I was a bit surprised, though, in all the commentary on the subject during the Sky Sports coverage, that no-one mentioned the almost identical incident and subsequent furore surrounding Tony Greig's run-out of Alvin Kallicharran in Port-of-Spain in 1974. Last ball of a session (last one before the tea interval at Trent Bridge, last one of the day at Port-of-Spain), people wandering off a bit casually, sharp-eyed fielder throws down the stumps, appeals, umpire a bit reluctantly has to adhere to the letter of the law, diplomatic incident and negotiation during the interval, batsman reinstated, honour seen to have been satisfied on all sides. There's even an odd similarity in the scores involved: Bell had 137 at the time and went on, after being reprieved, to make 159, while Kallicharran had 142 when the incident occurred and was dismissed early the next day for 158. Spooky. Except it isn't, really.

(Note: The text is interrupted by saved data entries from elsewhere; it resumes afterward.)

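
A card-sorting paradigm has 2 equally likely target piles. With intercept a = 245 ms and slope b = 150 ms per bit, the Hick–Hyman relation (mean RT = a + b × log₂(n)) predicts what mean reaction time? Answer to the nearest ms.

log₂(2) = 1 bits, so RT = 245 + 150 × 1 ≈ 395.000 ms.

395 ms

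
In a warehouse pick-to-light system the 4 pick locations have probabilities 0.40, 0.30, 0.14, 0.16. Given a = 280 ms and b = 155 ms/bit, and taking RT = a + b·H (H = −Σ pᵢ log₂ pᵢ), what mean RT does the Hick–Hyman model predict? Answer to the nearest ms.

H = 0.40·log₂(1/0.40) + 0.30·log₂(1/0.30) + 0.14·log₂(1/0.14) + 0.16·log₂(1/0.16) = 1.8700 bits.
RT = 280 + 155 × 1.8700 = 569.85 ms.

570 ms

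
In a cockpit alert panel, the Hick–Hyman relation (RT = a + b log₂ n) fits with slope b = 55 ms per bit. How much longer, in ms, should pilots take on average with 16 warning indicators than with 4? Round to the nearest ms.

110 ms

Only the slope matters, since a is common to both: ΔRT = b·log₂(n₂/n₁).
log₂(16) − log₂(4) = log₂(16/4) = log₂(4) = 2.
ΔRT = 55 × 2.0000 = 110.000 ms.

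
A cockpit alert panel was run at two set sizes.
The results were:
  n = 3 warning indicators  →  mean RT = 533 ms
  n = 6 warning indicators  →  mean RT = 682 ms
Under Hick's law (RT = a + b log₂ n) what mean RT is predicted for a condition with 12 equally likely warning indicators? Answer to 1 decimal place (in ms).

Fit slope and intercept:
  b = (682 − 533) / (log₂ 6 − log₂ 3) = 149 / (2.5850 − 1.5850) = 149.000 ms/bit
  a = 533 − 149.000 × 1.5850 = 296.841 ms
Then RT(12) = 296.841 + 149.000 × log₂ 12 = 296.841 + 149.000 × 3.5850 ≈ 831.000 ms.

831.0 ms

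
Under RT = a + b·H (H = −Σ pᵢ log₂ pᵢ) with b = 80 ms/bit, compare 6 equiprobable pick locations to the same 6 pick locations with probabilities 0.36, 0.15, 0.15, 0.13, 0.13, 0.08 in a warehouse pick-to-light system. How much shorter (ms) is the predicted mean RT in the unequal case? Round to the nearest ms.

The RT saving is b·ΔH. Equiprobable H₀ = log₂(6) = 2.5850 bits; with the given probabilities H = 2.4085 bits.
b·(H₀ − H) = 80 × (2.5850 − 2.4085) = 14.12 ms.

14 ms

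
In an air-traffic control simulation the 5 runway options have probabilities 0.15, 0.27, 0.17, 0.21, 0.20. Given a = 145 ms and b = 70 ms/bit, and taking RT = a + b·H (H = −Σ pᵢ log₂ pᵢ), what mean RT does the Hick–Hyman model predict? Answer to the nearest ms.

Entropy contributions −pᵢ log₂ pᵢ: 0.4105, 0.5100, 0.4346, 0.4728, 0.4644; sum H = 2.2924 bits.
RT = a + bH = 145 + 70·2.2924 = 305.47 ms.

305 ms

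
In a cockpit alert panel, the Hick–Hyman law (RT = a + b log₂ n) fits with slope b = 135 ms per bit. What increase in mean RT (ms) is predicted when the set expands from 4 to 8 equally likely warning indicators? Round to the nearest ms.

ΔRT = (a + b log₂ n₂) − (a + b log₂ n₁) = b·(log₂ n₂ − log₂ n₁).
log₂(8) − log₂(4) = log₂(8/4) = log₂(2) = 1.
ΔRT = 135 × 1.0000 = 135.000 ms.

135 ms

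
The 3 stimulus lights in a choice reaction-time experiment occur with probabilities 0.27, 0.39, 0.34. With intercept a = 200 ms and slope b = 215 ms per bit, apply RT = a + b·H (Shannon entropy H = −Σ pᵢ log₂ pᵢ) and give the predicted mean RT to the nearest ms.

537 ms

Entropy contributions −pᵢ log₂ pᵢ: 0.5100, 0.5298, 0.5292; sum H = 1.5690 bits.
RT = a + bH = 200 + 215·1.5690 = 537.33 ms.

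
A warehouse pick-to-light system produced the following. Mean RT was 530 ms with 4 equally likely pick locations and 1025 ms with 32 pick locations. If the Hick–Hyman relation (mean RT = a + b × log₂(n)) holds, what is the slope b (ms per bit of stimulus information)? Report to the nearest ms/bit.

165 ms/bit

The slope on a log₂ axis is (1025 − 530) / (5 − 2) = 165 ms/bit.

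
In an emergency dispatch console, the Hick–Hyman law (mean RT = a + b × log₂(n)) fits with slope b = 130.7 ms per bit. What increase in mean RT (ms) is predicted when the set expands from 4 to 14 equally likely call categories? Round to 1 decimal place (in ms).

The intercept a cancels: ΔRT = b·(log₂ n₂ − log₂ n₁) = b·log₂(n₂/n₁).
log₂(14) − log₂(4) = 3.8074 − 2 = 1.8074.
ΔRT = 130.7 × 1.8074 = 236.221 ms.

236.2 ms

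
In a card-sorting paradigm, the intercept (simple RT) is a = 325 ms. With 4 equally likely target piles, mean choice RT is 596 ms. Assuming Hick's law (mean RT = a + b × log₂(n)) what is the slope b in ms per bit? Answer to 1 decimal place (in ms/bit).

135.5 ms/bit

b = (596 − 325) / log₂(4) = 271 / 2 = 135.500 ms/bit.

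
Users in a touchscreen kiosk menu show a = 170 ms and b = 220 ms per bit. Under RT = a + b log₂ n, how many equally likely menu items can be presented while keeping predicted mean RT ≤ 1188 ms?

220·log₂ n ≤ 1188 − 170 = 1018, giving log₂ n ≤ 4.6273 and n ≤ 24.714. The largest whole number is 24.

24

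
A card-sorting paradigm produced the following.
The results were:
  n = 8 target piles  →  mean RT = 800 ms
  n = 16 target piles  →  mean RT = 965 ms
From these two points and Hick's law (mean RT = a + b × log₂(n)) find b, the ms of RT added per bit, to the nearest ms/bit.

165 ms/bit

Slope: b = (965 − 800) / (log₂ 16 − log₂ 8) = 165/1.0000 = 165 ms/bit.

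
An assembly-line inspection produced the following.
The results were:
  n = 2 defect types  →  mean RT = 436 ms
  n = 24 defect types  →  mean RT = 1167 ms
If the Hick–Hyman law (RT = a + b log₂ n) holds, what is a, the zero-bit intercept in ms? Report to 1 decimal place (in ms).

232.1 ms

The slope on a log₂ axis is (1167 − 436) / (4.5850 − 1) = 203.907 ms/bit.
a = RT₁ − b·log₂ n₁ = 436 − 203.907 × 1 = 232.093 ms.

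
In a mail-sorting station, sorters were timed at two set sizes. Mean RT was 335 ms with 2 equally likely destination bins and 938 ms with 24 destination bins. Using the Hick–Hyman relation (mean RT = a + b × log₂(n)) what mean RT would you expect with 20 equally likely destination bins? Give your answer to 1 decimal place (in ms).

With log₂ n on the abscissa the relation is linear; from the two conditions:
  b = (938 − 335) / (log₂ 24 − log₂ 2) = 603 / (4.5850 − 1) = 168.203 ms/bit
  a = 335 − 168.203 × 1 = 166.797 ms
Then RT(20) = 166.797 + 168.203 × log₂ 20 = 166.797 + 168.203 × 4.3219 ≈ 893.757 ms.

893.8 ms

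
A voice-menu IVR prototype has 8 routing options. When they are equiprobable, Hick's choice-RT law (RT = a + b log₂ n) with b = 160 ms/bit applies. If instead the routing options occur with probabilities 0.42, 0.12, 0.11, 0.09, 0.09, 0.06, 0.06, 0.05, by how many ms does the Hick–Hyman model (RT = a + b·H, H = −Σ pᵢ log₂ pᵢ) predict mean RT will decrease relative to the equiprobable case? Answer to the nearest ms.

The RT saving is b·ΔH. Equiprobable H₀ = log₂(8) = 3.0000 bits; with the given probabilities H = 2.5715 bits.
b·(H₀ − H) = 160 × (3.0000 − 2.5715) = 68.56 ms.

69 ms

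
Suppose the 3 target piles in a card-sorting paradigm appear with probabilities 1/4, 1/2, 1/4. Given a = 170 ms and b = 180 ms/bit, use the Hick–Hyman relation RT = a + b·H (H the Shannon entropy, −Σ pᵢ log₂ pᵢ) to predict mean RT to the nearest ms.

440 ms

Each term −pᵢ log₂ pᵢ: 0.25·2 + 0.5·1 + 0.25·2; summed, H = 1.500 bits.
Mean RT = a + bH = 170 + 180·1.500 = 440.00 ms.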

I'm certainly not claiming I'm the only person to have spotted the parallel, just that as far as I know none of the Sky or BBC coverage mentioned it. From reading the various accounts it sounds to me as if Kallicharran was a great deal more culpable (and therefore lucky to be reinstated) than Bell; the ball hadn't made it off the square, and he hadn't grounded his bat. Needless to say that wily old fox Geoffrey Boycott is a bit more on the ball history-wise, though in his case he has a bit of an advantage as he was actually playing in the match in question.